Published on January 12, 2024, 6:41 am

Generative AI, the revolutionary technology that holds immense potential, has caught the attention of executives across industries. However, despite planned investments, there are significant challenges that organizations may face due to a lack of in-house expertise and AI-readiness.

According to a survey conducted by the Boston Consulting Group (BCG), a staggering 85% of the more than 1,400 executives surveyed expressed their intention to invest in generative AI this year. But the report highlights that only a few companies are truly prepared for this technology.

The survey findings reveal several stumbling blocks that organizations need to overcome. For instance, nearly two-thirds (62%) of respondents indicated that their firms were waiting for new regulations on AI use to develop. Additionally, 74% mentioned that substantive change management would be required to adapt to generative AI. Almost 60% reported a lack of expertise within their C-suite when it comes to this technology. Furthermore, an average of 46% indicated that their workforce would need additional training.

Interestingly, while most executives prioritize performance, quality, and data protection issues related to generative AI, only 19% are focusing on the costs associated with its usage. BCG’s researchers caution that overlooking cost implications can have serious long-term consequences.

Vladimir Lukic from BCG’s tech and digital advantage practice commented on the situation. He acknowledged the challenges but emphasized how the rush towards adopting generative AI can bring positive changes for businesses. Lukic explained that this technology acts as a catalyst by forcing organizations to address technical and ethical considerations surrounding AI adoption.

Lukic suggested key roles that companies should consider hiring for implementing generative AI effectively – data managers, data engineers, and legal and risk management professionals with specific knowledge in this field. However, he acknowledges the scarcity of legal experts with expertise in generative AI.

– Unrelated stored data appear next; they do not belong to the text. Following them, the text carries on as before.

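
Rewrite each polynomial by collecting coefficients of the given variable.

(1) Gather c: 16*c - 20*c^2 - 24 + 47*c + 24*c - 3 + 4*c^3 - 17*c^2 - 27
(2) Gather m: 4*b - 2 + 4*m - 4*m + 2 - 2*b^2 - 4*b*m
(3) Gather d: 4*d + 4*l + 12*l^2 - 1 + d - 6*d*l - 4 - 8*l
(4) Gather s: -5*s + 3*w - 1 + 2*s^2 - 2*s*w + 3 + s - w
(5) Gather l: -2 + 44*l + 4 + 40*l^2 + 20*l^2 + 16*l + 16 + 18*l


(1) = 4*c^3 - 37*c^2 + 87*c - 54
(2) = -2*b^2 - 4*b*m + 4*b
(3) = d*(5 - 6*l) + 12*l^2 - 4*l - 5
(4) = 2*s^2 + s*(-2*w - 4) + 2*w + 2
(5) = 60*l^2 + 78*l + 18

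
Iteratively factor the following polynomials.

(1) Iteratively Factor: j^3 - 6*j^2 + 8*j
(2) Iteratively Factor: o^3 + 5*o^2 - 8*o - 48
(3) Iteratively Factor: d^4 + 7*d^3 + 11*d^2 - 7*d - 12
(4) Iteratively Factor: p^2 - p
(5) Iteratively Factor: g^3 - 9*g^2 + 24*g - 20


(1) = (j - 2)*(j^2 - 4*j) = (j - 4)*(j - 2)*(j)
(2) = (o - 3)*(o^2 + 8*o + 16) = (o - 3)*(o + 4)*(o + 4)
(3) = (d + 1)*(d^3 + 6*d^2 + 5*d - 12) = (d + 1)*(d + 3)*(d^2 + 3*d - 4) = (d - 1)*(d + 1)*(d + 3)*(d + 4)
(4) = (p)*(p - 1)
(5) = (g - 5)*(g^2 - 4*g + 4) = (g - 5)*(g - 2)*(g - 2)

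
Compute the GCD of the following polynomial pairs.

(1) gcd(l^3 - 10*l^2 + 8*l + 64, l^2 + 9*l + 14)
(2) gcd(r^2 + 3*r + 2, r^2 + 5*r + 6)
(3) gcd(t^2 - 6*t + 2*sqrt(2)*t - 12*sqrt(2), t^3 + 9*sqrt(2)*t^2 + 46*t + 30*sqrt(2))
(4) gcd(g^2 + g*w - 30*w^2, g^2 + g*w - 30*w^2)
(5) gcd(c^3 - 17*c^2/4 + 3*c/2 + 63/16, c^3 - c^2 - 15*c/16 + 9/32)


(1) = gcd((l - 8)*(l - 4)*(l + 2), (l + 2)*(l + 7)) = l + 2
(2) = gcd((r + 1)*(r + 2), (r + 2)*(r + 3)) = r + 2
(3) = gcd((t - 6)*(t + 2*sqrt(2)), (t + sqrt(2))*(t + 3*sqrt(2))*(t + 5*sqrt(2))) = 1
(4) = -g^2 - g*w + 30*w^2
(5) = c^2 - 3*c/4 - 9/8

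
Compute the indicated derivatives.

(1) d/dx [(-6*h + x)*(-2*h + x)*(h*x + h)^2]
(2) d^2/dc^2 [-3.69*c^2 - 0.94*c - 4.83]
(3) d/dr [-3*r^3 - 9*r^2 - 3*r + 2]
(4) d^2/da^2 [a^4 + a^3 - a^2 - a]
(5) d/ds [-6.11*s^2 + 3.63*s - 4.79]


(1) = h^2*(x + 1)*((-6*h + x)*(x + 1) + (-2*h + x)*(x + 1) + 2*(2*h - x)*(6*h - x))
(2) = -7.38000000000000
(3) = -9*r^2 - 18*r - 3
(4) = 12*a^2 + 6*a - 2
(5) = 3.63 - 12.22*s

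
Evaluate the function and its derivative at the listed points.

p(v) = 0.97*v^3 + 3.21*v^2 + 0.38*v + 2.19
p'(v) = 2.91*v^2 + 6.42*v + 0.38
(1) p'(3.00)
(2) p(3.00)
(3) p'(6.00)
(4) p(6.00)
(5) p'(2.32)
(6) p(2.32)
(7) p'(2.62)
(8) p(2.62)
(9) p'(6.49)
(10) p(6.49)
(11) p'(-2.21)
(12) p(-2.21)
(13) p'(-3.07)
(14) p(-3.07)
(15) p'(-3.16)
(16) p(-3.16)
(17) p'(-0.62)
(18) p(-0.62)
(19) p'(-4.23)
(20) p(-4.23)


(1) = 45.83
(2) = 58.41
(3) = 143.66
(4) = 329.55
(5) = 30.94
(6) = 32.46
(7) = 37.18
(8) = 42.67
(9) = 164.62
(10) = 405.02
(11) = 0.40
(12) = 6.56
(13) = 8.10
(14) = 3.21
(15) = 9.15
(16) = 2.44
(17) = -2.48
(18) = 2.96
(19) = 25.29
(20) = -15.40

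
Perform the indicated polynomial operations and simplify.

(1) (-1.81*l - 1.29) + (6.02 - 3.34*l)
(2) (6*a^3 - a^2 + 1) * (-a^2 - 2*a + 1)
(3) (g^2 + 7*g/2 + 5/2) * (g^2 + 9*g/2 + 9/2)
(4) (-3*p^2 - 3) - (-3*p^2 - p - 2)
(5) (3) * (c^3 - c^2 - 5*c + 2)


(1) = 4.73 - 5.15*l
(2) = -6*a^5 - 11*a^4 + 8*a^3 - 2*a^2 - 2*a + 1
(3) = g^4 + 8*g^3 + 91*g^2/4 + 27*g + 45/4
(4) = p - 1
(5) = 3*c^3 - 3*c^2 - 15*c + 6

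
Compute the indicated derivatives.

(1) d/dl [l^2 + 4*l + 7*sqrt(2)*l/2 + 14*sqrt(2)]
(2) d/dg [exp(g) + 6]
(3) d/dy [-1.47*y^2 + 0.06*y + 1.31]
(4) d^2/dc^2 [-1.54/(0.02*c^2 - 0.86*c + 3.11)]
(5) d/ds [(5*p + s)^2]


(1) = 2*l + 4 + 7*sqrt(2)/2
(2) = exp(g)
(3) = 0.06 - 2.94*y
(4) = (0.001232*c^2 - 0.052976*c - 1.54*(0.04*c - 0.86)*(0.08*c - 1.72) + 0.191576)/(0.02*c^2 - 0.86*c + 3.11)^3
(5) = 10*p + 2*s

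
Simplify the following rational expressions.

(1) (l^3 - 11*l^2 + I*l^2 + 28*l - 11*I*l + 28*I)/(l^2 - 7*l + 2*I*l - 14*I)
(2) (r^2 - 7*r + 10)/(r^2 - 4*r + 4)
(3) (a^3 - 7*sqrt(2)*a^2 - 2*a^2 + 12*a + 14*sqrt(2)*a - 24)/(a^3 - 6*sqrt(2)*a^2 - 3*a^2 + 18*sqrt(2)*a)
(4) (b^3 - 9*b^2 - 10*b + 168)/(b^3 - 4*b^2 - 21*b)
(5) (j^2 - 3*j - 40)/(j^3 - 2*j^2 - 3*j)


(1) = (l^2 + l*(-4 + I) - 4*I)/(l + 2*I)
(2) = (r - 5)/(r - 2)
(3) = (a^2 + a*(-2 - sqrt(2)) + 2*sqrt(2))/(a^2 - 3*a)
(4) = (b^2 - 2*b - 24)/(b^2 + 3*b)
(5) = (j^2 - 3*j - 40)/(j^3 - 2*j^2 - 3*j)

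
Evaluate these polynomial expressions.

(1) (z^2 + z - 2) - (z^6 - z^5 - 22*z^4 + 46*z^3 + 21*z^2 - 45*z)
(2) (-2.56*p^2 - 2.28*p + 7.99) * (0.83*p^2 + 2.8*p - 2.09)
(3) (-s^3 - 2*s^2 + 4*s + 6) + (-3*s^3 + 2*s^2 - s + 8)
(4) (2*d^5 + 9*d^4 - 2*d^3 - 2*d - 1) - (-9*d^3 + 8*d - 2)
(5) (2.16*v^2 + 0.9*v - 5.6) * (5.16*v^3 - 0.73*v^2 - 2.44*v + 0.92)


(1) = -z^6 + z^5 + 22*z^4 - 46*z^3 - 20*z^2 + 46*z - 2
(2) = -2.1248*p^4 - 9.0604*p^3 + 5.5981*p^2 + 27.1372*p - 16.6991
(3) = -4*s^3 + 3*s + 14
(4) = 2*d^5 + 9*d^4 + 7*d^3 - 10*d + 1
(5) = 11.1456*v^5 + 3.0672*v^4 - 34.8234*v^3 + 3.8792*v^2 + 14.492*v - 5.152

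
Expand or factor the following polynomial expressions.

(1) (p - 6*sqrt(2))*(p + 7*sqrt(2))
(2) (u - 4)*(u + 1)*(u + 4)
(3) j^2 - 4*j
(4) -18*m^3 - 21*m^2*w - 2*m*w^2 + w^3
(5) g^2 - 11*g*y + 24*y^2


(1) = p^2 + sqrt(2)*p - 84
(2) = u^3 + u^2 - 16*u - 16
(3) = j*(j - 4)
(4) = (-6*m + w)*(m + w)*(3*m + w)
(5) = (g - 8*y)*(g - 3*y)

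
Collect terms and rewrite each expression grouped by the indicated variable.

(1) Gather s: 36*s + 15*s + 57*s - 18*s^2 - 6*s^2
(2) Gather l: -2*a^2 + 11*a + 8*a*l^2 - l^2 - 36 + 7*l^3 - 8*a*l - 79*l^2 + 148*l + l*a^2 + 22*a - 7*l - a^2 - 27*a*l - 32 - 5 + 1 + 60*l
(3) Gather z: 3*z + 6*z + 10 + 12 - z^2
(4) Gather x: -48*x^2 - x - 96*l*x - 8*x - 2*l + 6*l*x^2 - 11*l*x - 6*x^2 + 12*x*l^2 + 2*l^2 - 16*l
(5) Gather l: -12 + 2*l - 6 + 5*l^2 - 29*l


(1) = -24*s^2 + 108*s
(2) = -3*a^2 + 33*a + 7*l^3 + l^2*(8*a - 80) + l*(a^2 - 35*a + 201) - 72
(3) = -z^2 + 9*z + 22
(4) = 2*l^2 - 18*l + x^2*(6*l - 54) + x*(12*l^2 - 107*l - 9)
(5) = 5*l^2 - 27*l - 18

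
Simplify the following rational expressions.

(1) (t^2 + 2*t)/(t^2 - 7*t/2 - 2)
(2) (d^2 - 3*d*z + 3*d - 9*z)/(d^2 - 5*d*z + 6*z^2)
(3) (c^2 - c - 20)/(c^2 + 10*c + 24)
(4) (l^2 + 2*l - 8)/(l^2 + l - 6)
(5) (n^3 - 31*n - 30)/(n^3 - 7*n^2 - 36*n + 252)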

Despite these challenges, Lukic believes that C-suites can play a pivotal role in driving progress. He observed that companies making the most significant strides with generative AI are the ones where executives prioritize this technology as a crucial item on their agenda. Lukic stressed that it ultimately comes down to whether AI is a top-of-mind issue for the CEO and leadership.

To fully embrace generative AI, organizations must be proactive in addressing these challenges, investing in expertise, and fostering a culture of innovation. By doing so, they can capitalize on the transformative power of this cutting-edge technology.

In conclusion, while executives across industries are eager to invest in generative AI, many organizations are not adequately prepared for its implementation. Overcoming challenges related to expertise, change management, and regulatory developments is crucial to fully leverage the immense potential of this groundbreaking technology.